Comme un tel tour d’équilibre exige l’évaluation de plusieurs facteurs, dont certains sont particuliers à un pays ou à une région donnée, il n’existe pas de recette universelle. Par conséquent, il est courant de trouver dans les normes internationales l’emploi de formulations aux termes vagues et généraux, comme c’est le cas, notamment, dans la Déclaration universelle des droits de l’homme. En général, on y affirme que la liberté d’expression est un droit universel qui, néanmoins, pourrait être sujet à des restrictions pour des raisons de sécurité nationale, d’ordre public, de santé ou de morale publique, de protection de la réputation d’autrui, de protection de secrets d’état, de la sauvegarde de l’autorité et de la dignité des tribunaux. On laisse à chaque pays le soin de passer des lois plus élaborées qui tiendraient compte de facteurs locaux.
Or, il est devenu clair qu’une telle approche s’avère insuffisante pour protéger la liberté d’expression car elle laisse une grande latitude aux gouvernements autoritaires de réprimer la dissidence grâce à une interprétation exagérément large des termes "sécurité nationale" ou "ordre public". Une approche alternative ou complémentaire, qui a déjà fait l’objet de discussion, est de mettre de l’avant des normes régionales (ou même sous-régionales)plus strictes. Cela répondrait aux préoccupations réelles quant au besoin de tenir compte des facteurs particuliers à un pays ou à une région tout en réduisant la marge de manoeuvre des gouvernements. De plus, on prétend que le fait que l’aire géographique en cause soit plus restreinte faciliterait la mise en application des normes. Cette philosophie a servi de guide lors de l’élaboration de la Convention européenne sur les droits de l’homme (1950), de la Convention interaméricaine sur les droits de l’homme (1969)et de la Charte africaine sur les droits de l’homme et des peuples (1981).

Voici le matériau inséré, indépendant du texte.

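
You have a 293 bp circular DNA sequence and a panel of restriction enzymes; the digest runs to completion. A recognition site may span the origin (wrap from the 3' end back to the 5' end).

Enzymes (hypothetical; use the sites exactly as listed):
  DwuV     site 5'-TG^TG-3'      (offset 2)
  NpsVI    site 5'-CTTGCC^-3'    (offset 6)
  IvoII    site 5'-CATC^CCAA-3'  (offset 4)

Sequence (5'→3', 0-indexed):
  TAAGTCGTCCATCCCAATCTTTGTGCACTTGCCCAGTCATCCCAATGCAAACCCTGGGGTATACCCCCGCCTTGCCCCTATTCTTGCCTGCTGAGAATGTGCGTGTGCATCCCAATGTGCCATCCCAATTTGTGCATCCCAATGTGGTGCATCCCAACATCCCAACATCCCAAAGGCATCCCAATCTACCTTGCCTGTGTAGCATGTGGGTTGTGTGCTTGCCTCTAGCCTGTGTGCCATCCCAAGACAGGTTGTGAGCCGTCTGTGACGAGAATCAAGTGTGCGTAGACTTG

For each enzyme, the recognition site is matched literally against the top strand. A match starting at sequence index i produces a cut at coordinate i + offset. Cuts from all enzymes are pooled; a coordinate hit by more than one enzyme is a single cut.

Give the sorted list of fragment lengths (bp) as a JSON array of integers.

[2,2,2,6,6,6,6,6,7,7,7,8,8,8,8,8,9,9,9,10,10,11,11,11,12,13,15,16,25,35]

Per-enzyme occurrences:
  DwuV TGTG/2: at [21, 97, 103, 115, 130, 142, 195, 204, 211, 213, 230, 232, 252, 263, 279] ⇒ [23, 99, 105, 117, 132, 144, 197, 206, 213, 215, 232, 234, 254, 265, 281]
  NpsVI CTTGCC/6: at [27, 70, 82, 189, 217] ⇒ [33, 76, 88, 195, 223]
  IvoII CATCCCAA/4: at [9, 37, 107, 120, 134, 149, 157, 165, 176, 237] ⇒ [13, 41, 111, 124, 138, 153, 161, 169, 180, 241]

Pooled cuts: [13, 23, 33, 41, 76, 88, 99, 105, 111, 117, 124, 132, 138, 144, 153, 161, 169, 180, 195, 197, 206, 213, 215, 223, 232, 234, 241, 254, 265, 281]

Fragments:
  13→23: 10 bp
  23→33: 10 bp
  33→41: 8 bp
  41→76: 35 bp
  76→88: 12 bp
  88→99: 11 bp
  99→105: 6 bp
  105→111: 6 bp
  111→117: 6 bp
  117→124: 7 bp
  124→132: 8 bp
  132→138: 6 bp
  138→144: 6 bp
  144→153: 9 bp
  153→161: 8 bp
  161→169: 8 bp
  169→180: 11 bp
  180→195: 15 bp
  195→197: 2 bp
  197→206: 9 bp
  206→213: 7 bp
  213→215: 2 bp
  215→223: 8 bp
  223→232: 9 bp
  232→234: 2 bp
  234→241: 7 bp
  241→254: 13 bp
  254→265: 11 bp
  265→281: 16 bp
  281→13 (wrap): 293-281+13 = 25 bp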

Paradoxalement, l’Asie, qui est pourtant la région la plus peuplée du monde, ne s’est jamais dotée d’un tel instrument. Bien que souvent relevée, très peu a été fait pour remédier à cette lacune. L’Asie suscite un intérêt particulier auprès des surveillants de la liberté d’expression. Ces derniers ont exprimé leur préoccupation devant les contrôles strictes imposés à ce propos par plusieurs régimes de la région. Sensibilisée au besoin d’agir afin de combler cette lacune, ne serait-ce qu’au plan sous-régional, la South Asia Media Association, une organisation non-gouvernementale, lançait en octobre 1994 un projet de rédaction d’avant-projet de loi qui garantirait la liberté de presse et des autres médias dans les sept pays de la région (Inde, Pakistan, Bangladesh, Sri Lanka, Népal, Bhoutan et les Maldives). Le projet vise des objectifs plutôt modestes. Ses organisateurs ne cherchent dans un premier temps qu’à identifier les éléments à caractère libéral traitant de la liberté d’expression qui sont déjà présents dans les législations nationales des sept pays et, par la suite, à élaborer le futur avant-projet de loi autour de ces éléments. On croit que cette initiative servira de frein aux gouvernements de la région si jamais ces derniers souhaitent imposer de nouvelles mesures légales restreignant encore plus la liberté d’expression que celles déjà en vigueur.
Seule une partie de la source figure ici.